After serving as Director of the Ecole Nationale Supérieure des Arts Décoratifs from 1990 to 2002, he became Director of the Académie de France in Rome in September 2002.

Richard Peduzzi also designed the sets for Patrice Chéreau’s films La Chair de l’orchidée (1975), Judith Therpauve (1978), La Reine Margot (1994) and Intimité (2001). The latter and Judith Therpauve, starring Simone Signoret, are his favorites.

He designed the architecture and staging of the Opera rooms at the Musée d’Orsay, and the Louvre history rooms at the Musée du Louvre. He is responsible for the restoration and creation of furniture for the Musée de la Bibliothèque de l’Opéra Garnier.

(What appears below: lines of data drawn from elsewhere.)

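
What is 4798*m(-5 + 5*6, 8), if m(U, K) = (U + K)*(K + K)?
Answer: 2533344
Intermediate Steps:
m(U, K) = 2*K*(K + U) (m(U, K) = (K + U)*(2*K) = 2*K*(K + U))
4798*m(-5 + 5*6, 8) = 4798*(2*8*(8 + (-5 + 5*6))) = 4798*(2*8*(8 + (-5 + 30))) = 4798*(2*8*(8 + 25)) = 4798*(2*8*33) = 4798*528 = 2533344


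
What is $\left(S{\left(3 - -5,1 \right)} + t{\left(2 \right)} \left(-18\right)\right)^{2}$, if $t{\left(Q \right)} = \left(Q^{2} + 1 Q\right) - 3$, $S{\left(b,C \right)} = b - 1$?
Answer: $2209$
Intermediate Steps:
$S{\left(b,C \right)} = -1 + b$
$t{\left(Q \right)} = -3 + Q + Q^{2}$ ($t{\left(Q \right)} = \left(Q^{2} + Q\right) - 3 = \left(Q + Q^{2}\right) - 3 = -3 + Q + Q^{2}$)
$\left(S{\left(3 - -5,1 \right)} + t{\left(2 \right)} \left(-18\right)\right)^{2} = \left(\left(-1 + \left(3 - -5\right)\right) + \left(-3 + 2 + 2^{2}\right) \left(-18\right)\right)^{2} = \left(\left(-1 + \left(3 + 5\right)\right) + \left(-3 + 2 + 4\right) \left(-18\right)\right)^{2} = \left(\left(-1 + 8\right) + 3 \left(-18\right)\right)^{2} = \left(7 - 54\right)^{2} = \left(-47\right)^{2} = 2209$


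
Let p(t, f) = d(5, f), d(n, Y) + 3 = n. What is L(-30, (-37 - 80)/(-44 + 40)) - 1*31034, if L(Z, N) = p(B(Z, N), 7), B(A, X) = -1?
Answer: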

He also designed the sets for Kurt Weil’s The Grandeur and Decadence of the City of Mahagony, staged by Peter Zadek at the Salzburg Festival in 1997.

“I try to bring out what I feel and talk about it all with my emotions.”

He has also worked on numerous exhibitions:

the Daniel Filipacchi and Necuhi Ertegun collections at the Guggenheim Museum in New York;

Chardin at the Galeries Nationales du Grand Palais (1999) ;

“Homage to Ferdinand de Medici:

Villa Medici, Rome (1999);

A la recherche de la Cité Idéale” exhibition at the Saline Royale d’Arc-et-Senans (2000);

Nijinsky exhibition at the Musée d’Orsay (2000-2001),

Museography of the Christofle silverware museum in St Denis – March 2002,

Così fan tutte (2005), Mademoiselle Julie (2005).